N-terminal VP1 truncations favor T=1 norovirus-like particles

Abstract

AbstractNoroviruses cause immense sporadic gastroenteritis outbreaks worldwide. Emerging genotypes, which are divided based on VP1 sequence, further enhance this public threat. Self-assembling properties of the human norovirus major capsid protein VP1 are crucial for using virus-like particles (VLPs) for vaccine development. However, there is no vaccine available yet. Here, VLPs from different variants produced in insect cells are characterized in detail using a set of biophysical and structural tools.
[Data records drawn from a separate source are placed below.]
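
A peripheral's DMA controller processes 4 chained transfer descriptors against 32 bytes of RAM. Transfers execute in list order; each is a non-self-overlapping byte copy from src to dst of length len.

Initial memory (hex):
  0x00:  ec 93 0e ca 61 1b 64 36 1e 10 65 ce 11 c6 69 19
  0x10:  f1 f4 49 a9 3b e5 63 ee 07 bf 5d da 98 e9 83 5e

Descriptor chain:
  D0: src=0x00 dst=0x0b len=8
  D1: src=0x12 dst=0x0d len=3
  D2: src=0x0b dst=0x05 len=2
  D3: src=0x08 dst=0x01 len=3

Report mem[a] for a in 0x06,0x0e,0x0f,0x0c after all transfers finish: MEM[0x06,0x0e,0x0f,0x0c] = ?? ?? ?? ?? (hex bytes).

  after D0: wrote 8B at 0x0b = ec930eca611b6436
  after D1: wrote 3B at 0x0d = 36a93b
  after D2: wrote 2B at 0x05 = ec93
  after D3: wrote 3B at 0x01 = 1e1065
query mem[0x06]=0x93, mem[0x0e]=0xa9, mem[0x0f]=0x3b, mem[0x0c]=0x93

MEM[0x06,0x0e,0x0f,0x0c] = 93 a9 3b 93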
We are using native mass spectrometry, gas-phase electrophoretic mobility molecular analysis and proteomics to get clear insights into particle size, structure, composition as well as stability. Generally, noroviruses have been known to form mainly T=3 particles. Importantly, we identify a major truncation in the capsid proteins as a likely cause for the formation of merely T=1 particles. For vaccine development, particle production needs to be a reproducible, reliable process. Understanding the underlying processes in capsid size variation will help to produce particles of a defined capsid size presenting antigens consistent with intact virions. Next to vaccine production itself, this would be immensely beneficial for bio-/nano-technological approaches using viral particles as carriers or triggers for immunological reactions.